Veena Dubal, Professor of Law, University of California, Irvine; Vitor Araújo Filgueiras, Projects Manager, Fundacentro (Brazilian Ministry of Labor); Professor of Economics, Federal University of Bahia

Debate about the regulation of “digital labor platforms” abounds globally among scholars, legislators, and other analysts concerned about the future of work(ers). In 2024, the European Parliament passed a first-of-its kind “Platform Work Directive” aimed at extending and growing protections for workers who labor for firms that utilize “automated systems to match supply and demand for work.” In this Essay, we consider the problematics of regulating the digital labor platform as a distinct subtype of firm and “platform work” as a novel form of employment. We propose that digital platforms are not firms, but rather labor management machines. Thus, the Directive is vastly underinclusive in its extension of much-needed rights to workers who toil under algorithmic decision-making systems.
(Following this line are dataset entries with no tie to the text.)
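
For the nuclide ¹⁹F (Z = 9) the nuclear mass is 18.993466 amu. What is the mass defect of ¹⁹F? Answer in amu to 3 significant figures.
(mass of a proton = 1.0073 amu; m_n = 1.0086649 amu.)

0.159 amu

The nucleus contains 9 protons and 19 − 9 = 10 neutrons.
Total constituent mass: 9 × 1.0073 + 10 × 1.0086649 = 19.1523490 amu
Mass defect Δm = 19.1523490 − 18.993466 = 0.1588830 amu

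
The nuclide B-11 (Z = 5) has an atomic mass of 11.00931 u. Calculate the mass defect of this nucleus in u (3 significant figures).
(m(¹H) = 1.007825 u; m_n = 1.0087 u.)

Z = 5, so N = A − Z = 11 − 5 = 6.
Mass of separated nucleons = 5(1.007825) + 6(1.0087) = 5.039125 + 6.0522 = 11.091325 u
The mass defect is 11.091325 − 11.00931 = 0.082015 u.

0.0820 u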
Using extant empirical evidence from both the United States and Brazil of occupational injuries faced by workers who interact with platforms (as disciplinary machines, not as firms), we show that, like early-Twentieth-Century industrialists who employed new mechanical systems for production, contemporary firms using platforms cause workers to suffer high rates of physical and psychosocial injury. Accordingly, lawmakers across the globe should consider how firms in many sectors use these digital machines to increase control of the labor process and how this heightened control impacts worker health and safety. By recognizing the contemporary social relationship between firms and workers, legislators can regulate algorithmically managed work to make it safer, more tolerable, and more dignified.